Volgens Louis-Marie Houdebine "is de speciesbarrière daarom slechts van relatieve betekenis en moeten we het idee uit ons hoofd zetten dat een gen van de ene soort dat in een andere wordt geïntegreerd noodzakelijkerwijs een monsterlijke hersenschim oplevert". Maar we mogen niet uit het oog verliezen dat de insertie van nieuwe genetische informatie in een vreemd genoom een nieuwe en tot nu toe onbekende situatie creëert. En het is waar dat "door de extreme complexiteit van de meervoudige relaties tussen genen en hun producten, het min of meer onmogelijk is om alle effecten van het vreemde gen te voorspellen, zelfs als de normale functie van dit gen bekend is". De ontwikkeling van transgene organismen, waarvan de gevolgen nog gedeeltelijk onbekend zijn, vereist daarom observatie over een aantal generaties voordat wijdverspreid gebruik kan worden overwogen. Dit is hoe we te werk gaan met de GGO's die momenteel in gebruik zijn. Normaal gesproken zouden alle GGO's aan dergelijke tests moeten worden onderworpen, maar in de praktijk is dit niet altijd het geval.

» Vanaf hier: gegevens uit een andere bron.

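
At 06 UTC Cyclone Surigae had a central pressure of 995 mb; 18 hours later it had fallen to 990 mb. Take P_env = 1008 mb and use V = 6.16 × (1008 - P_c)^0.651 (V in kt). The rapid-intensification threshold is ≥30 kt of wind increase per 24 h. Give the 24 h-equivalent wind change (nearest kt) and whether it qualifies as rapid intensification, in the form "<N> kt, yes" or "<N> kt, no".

10 kt, no

V₁: ΔP = 13, V ≈ 6.16 × 13^0.651 ≈ 32.72 kt.
V₂: ΔP = 18, V ≈ 6.16 × 18^0.651 ≈ 40.44 kt.
ΔV over 18 h = 7.72 kt → 24 h equivalent = 7.72 × 24/18 ≈ 10.29 kt.
10 kt < 30 kt ⇒ not rapid intensification.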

Een levend organisme kan alleen overleven als het geweldig goed is aangepast aan zijn omgeving, wat wordt bereikt door evolutie en aanpassing van het genoom. Op dit moment wordt er echter willekeurig vreemd DNA in planten en dieren ingebracht, dat bepaalde gastheergenen kan inactiveren of activeren. De gevolgen zijn vrijwel onvoorspelbaar en ervaringen uit het verleden laten zien dat deze veranderingen in een genoom in de overgrote meerderheid van de gevallen geen gevolgen hebben. Bij de geobserveerde dieren of planten kunnen misvormingen of groeistoornissen zijn waargenomen, dus de verdachten zijn geëlimineerd. Uiteindelijk blijft de kans klein dat aan de eisen van de landbouw en veeteelt wordt voldaan.
We moeten echter waakzaam blijven voor andere, subtielere verschijnselen die niet direct waarneembaar zijn en die een risico kunnen vormen voor consumenten van dit soort producten. Volgens Louis-Marie Houdebine "zou de meest extreme situatie die denkbaar is het geval zijn waarin de komst van een transgen de infectie van het organisme door ziekteverwekkers bevordert of inactieve endogene virussen nieuw leven inblaast. Het is onwaarschijnlijk dat deze situatie zich voordoet, maar het is theoretisch mogelijk. Het is geenszins zeker dat de frequentie van een dergelijke gebeurtenis hoger zou zijn na de introductie van een transgen dan na de recombinatie en mutatie van chromosomen die gepaard gaat met natuurlijke voortplanting. In elk geval kan alleen langdurige observatie van het GGO aantonen dat transgenese een probleem heeft veroorzaakt en dat het beter is om het gebruik van het GGO in kwestie stop te zetten.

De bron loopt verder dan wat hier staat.